I’d made peace with the fact that we were going to have to put off trying for a kid for six months; in fact, I’d decided that I was going to make the most of the delay and complete my weight loss journey. It would take some serious work, but surely I could get fifty pounds or so off in six months. That way, I’d be in the best possible shape to carry a child when (hopefully) it happened, so I wouldn’t feel like I was doing nothing at all during the delay.
Then, I began reading accounts of women who’d taken Lupron. And they scared the hell out of me. Massive weight gain, crippling depression, dizziness, clumsiness, joint pain, forgetfulness, diminished mental capacity, bone thinning…no one seemed to have had a good experience on the drug, and more often than not, their accounts were something out of a horror movie; it seemed that no one made it all the way through the treatment before quitting.
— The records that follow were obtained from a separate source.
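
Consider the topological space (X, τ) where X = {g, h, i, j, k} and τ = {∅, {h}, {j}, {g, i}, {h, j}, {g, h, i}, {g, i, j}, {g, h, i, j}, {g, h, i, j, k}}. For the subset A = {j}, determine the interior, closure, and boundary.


int(A) = {j}, cl(A) = {j, k}, ∂A = {k}.

Closed sets in (X, τ) are complements of opens:
  closed(X, τ) = {∅, {k}, {h, k}, {j, k}, {g, i, k}, {h, j, k}, {g, h, i, k}, {g, i, j, k}, {g, h, i, j, k}}.
int(A) = ⋃ {U ∈ τ : U ⊆ A}. Opens contained in A: ∅, {j}.
Taking the union of these: int(A) = {j}.
cl(A) = ⋂ {C closed : A ⊆ C}. Closed sets containing A: {j, k}, {h, j, k}, {g, i, j, k}, {g, h, i, j, k}.
Intersecting these: cl(A) = {j, k}.
∂A = cl(A) ∖ int(A) = {j, k} ∖ {j} = {k}.


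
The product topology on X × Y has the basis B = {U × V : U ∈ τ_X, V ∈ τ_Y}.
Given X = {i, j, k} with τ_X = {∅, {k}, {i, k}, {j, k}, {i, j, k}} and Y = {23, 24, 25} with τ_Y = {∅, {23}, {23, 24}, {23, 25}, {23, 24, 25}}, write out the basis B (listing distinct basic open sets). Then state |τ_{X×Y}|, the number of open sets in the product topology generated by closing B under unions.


Basis B = {∅ × ∅, {k} × {23}, {i, k} × {23}, {j, k} × {23}, {k} × {23, 24}, {k} × {23, 25}, {i, j, k} × {23}, {k} × {23, 24, 25}, {i, k} × {23, 24}, {i, k} × {23, 25}, {j, k} × {23, 24}, {j, k} × {23, 25}, {i, k} × {23, 24, 25}, {i, j, k} × {23, 24}, {i, j, k} × {23, 25}, {j, k} × {23, 24, 25}, {i, j, k} × {23, 24, 25}}; |τ_{X×Y}| = 48.

Enumerate products U × V with U ∈ τ_X, V ∈ τ_Y (deduplicated):
  ∅ × ∅ = {} (∅)
  {k} × {23} = {(k,23)}
  {i, k} × {23} = {(i,23), (k,23)}
  {j, k} × {23} = {(j,23), (k,23)}
  {k} × {23, 24} = {(k,23), (k,24)}
  {k} × {23, 25} = {(k,23), (k,25)}
  {i, j, k} × {23} = {(i,23), (j,23), (k,23)}
  {k} × {23, 24, 25} = {(k,23), (k,24), (k,25)}
  {i, k} × {23, 24} = {(i,23), (i,24), (k,23), (k,24)}
  {i, k} × {23, 25} = {(i,23), (i,25), (k,23), (k,25)}
  {j, k} × {23, 24} = {(j,23), (j,24), (k,23), (k,24)}
  {j, k} × {23, 25} = {(j,23), (j,25), (k,23), (k,25)}
  {i, k} × {23, 24, 25} = {(i,23), (i,24), (i,25), (k,23), (k,24), (k,25)}
  {i, j, k} × {23, 24} = {(i,23), (i,24), (j,23), (j,24), (k,23), (k,24)}
  {i, j, k} × {23, 25} = {(i,23), (i,25), (j,23), (j,25), (k,23), (k,25)}
  {j, k} × {23, 24, 25} = {(j,23), (j,24), (j,25), (k,23), (k,24), (k,25)}
  {i, j, k} × {23, 24, 25} = {(i,23), (i,24), (i,25), (j,23), (j,24), (j,25), (k,23), (k,24), (k,25)}
These 17 distinct sets form the basis B.
Close under arbitrary unions to get τ_{X×Y}; counting gives |τ_{X×Y}| = 48.


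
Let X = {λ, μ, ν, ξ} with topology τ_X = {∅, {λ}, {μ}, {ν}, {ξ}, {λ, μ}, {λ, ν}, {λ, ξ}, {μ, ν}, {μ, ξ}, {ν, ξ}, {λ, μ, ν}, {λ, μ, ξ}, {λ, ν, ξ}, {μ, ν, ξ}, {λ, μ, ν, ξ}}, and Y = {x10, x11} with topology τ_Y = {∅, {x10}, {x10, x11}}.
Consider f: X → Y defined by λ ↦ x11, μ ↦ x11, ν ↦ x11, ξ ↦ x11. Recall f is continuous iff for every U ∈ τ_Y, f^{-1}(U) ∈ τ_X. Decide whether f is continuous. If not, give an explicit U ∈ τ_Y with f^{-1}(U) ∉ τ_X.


f IS continuous.

Compute f^{-1}(U) for each U ∈ τ_Y:
  U = ∅: f^{-1}(U) = ∅ ∈ τ_X ✓.
  U = {x10}: f^{-1}(U) = ∅ ∈ τ_X ✓.
  U = {x10, x11}: f^{-1}(U) = {λ, μ, ν, ξ} ∈ τ_X ✓.
Every preimage lies in τ_X, so f IS continuous.


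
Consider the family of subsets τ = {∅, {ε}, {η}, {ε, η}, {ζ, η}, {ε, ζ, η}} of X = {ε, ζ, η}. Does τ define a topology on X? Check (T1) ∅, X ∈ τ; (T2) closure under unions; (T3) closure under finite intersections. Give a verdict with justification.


τ IS a topology on X.

Axiom (T1): ∅ ∈ τ? Yes; X ∈ τ? Yes.
Axiom (T2/T3): check pairwise unions and intersections of members of τ.
All pairwise intersections and unions checked — each lies in τ. Therefore τ satisfies (T1), (T2), (T3): it IS a topology on X.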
Joey asked me over and over if I wanted to go through with it, and he assured me that he was okay if I didn’t…that he was more concerned about my well-being than the possibility of a hypothetical future child. Conversely, though, he reminded me that it’s rare for someone to take to the internet with an account of a positive experience with a drug, and that I shouldn’t make a decision based solely on the mostly one-sided world of the interwebs. I’m very thankful to have a husband who’s the voice of reason when I need it most.
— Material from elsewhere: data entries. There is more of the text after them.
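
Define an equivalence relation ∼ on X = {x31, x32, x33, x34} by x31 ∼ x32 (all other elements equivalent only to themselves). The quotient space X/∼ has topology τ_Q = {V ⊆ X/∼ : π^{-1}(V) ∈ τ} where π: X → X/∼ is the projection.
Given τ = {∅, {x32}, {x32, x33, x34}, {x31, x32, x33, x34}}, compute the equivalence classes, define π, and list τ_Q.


X/∼ = {[x31=x32], [x33], [x34]}; |τ_Q| = 2.

Equivalence classes: [x31=x32], [x33], [x34].
Quotient map π: X → X/∼ sends x31 ↦ [x31=x32], x32 ↦ [x31=x32], x33 ↦ [x33], x34 ↦ [x34].
For each subset V ⊆ X/∼, compute π^{-1}(V) ⊆ X and check whether π^{-1}(V) ∈ τ. V is open in τ_Q iff π^{-1}(V) ∈ τ.
  V = {}: π^{-1}(V) = ∅ ∈ τ ✓.
  V = {[x31=x32]}: π^{-1}(V) = {x31, x32} ∉ τ ✗.
  V = {[x33]}: π^{-1}(V) = {x33} ∉ τ ✗.
  V = {[x31=x32], [x33]}: π^{-1}(V) = {x31, x32, x33} ∉ τ ✗.
  V = {[x34]}: π^{-1}(V) = {x34} ∉ τ ✗.
  V = {[x31=x32], [x34]}: π^{-1}(V) = {x31, x32, x34} ∉ τ ✗.
  V = {[x33], [x34]}: π^{-1}(V) = {x33, x34} ∉ τ ✗.
  V = {[x31=x32], [x33], [x34]}: π^{-1}(V) = {x31, x32, x33, x34} ∈ τ ✓.
Open sets in the quotient: τ_Q = {{}, {[x31=x32], [x33], [x34]}} (2 elements).


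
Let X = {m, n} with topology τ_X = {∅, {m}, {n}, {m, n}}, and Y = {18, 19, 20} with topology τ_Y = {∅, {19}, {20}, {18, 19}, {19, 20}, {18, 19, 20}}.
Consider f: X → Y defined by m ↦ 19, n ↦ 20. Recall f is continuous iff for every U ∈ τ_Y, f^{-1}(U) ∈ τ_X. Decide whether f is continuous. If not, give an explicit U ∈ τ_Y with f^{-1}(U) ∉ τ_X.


f IS continuous.

Compute f^{-1}(U) for each U ∈ τ_Y:
  U = ∅: f^{-1}(U) = ∅ ∈ τ_X ✓.
  U = {19}: f^{-1}(U) = {m} ∈ τ_X ✓.
  U = {20}: f^{-1}(U) = {n} ∈ τ_X ✓.
  U = {18, 19}: f^{-1}(U) = {m} ∈ τ_X ✓.
  U = {19, 20}: f^{-1}(U) = {m, n} ∈ τ_X ✓.
  U = {18, 19, 20}: f^{-1}(U) = {m, n} ∈ τ_X ✓.
Every preimage lies in τ_X, so f IS continuous.


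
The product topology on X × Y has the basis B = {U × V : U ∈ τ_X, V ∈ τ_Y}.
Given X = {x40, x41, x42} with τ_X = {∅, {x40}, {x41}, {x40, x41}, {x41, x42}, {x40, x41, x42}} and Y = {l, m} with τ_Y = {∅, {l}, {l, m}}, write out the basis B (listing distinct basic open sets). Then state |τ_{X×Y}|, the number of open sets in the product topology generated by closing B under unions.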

Despite the fear, I knew it was our last non-invasive chance for a child, and at this point, we’re not willing to take more invasive measures, so there was no question that I was going to go through with the shots. Weight gain, though? I’d lost 44 pounds over the last 1.5 years, and I was scared to death of gaining it back. Bone thinning? That doesn’t go away or get better. Forgetfulness? I have an insanely stressful job that requires every bit of my brain function most of the time. How was I going to make it through this?
Between the time the Lupron arrived at my doctor’s office on Tuesday and my appointment for my first injection on Thursday, I agonized over my decision to go through with it. All of these other women suffered, seemingly horribly, and here I was willingly walking into the fiery furnace. But I also did something else, something extremely uncharacteristic of me: I decided that I was not just going to survive this Lupron treatment; I was going to thrive during it, and I was going to share my experience. I knew that there would be negative side effects, but I wanted to prove that they were endurable and could be mitigated (maybe even overcome) with focus and diligence (and lots of prayer). I wanted some poor, scared, woman, searching for answers about her upcoming treatment, to find my story and perhaps some hope that she wasn’t going to end up fat, senile, and riddled with broken bones.
So we got some calcium chews and threw out the junk food, and I registered for a 5K on 4/23 and committed to myself that I would run at least part of it.
And I tried not to think about the fact that I was going to be jabbed in the ass with a giant needle in a couple of days.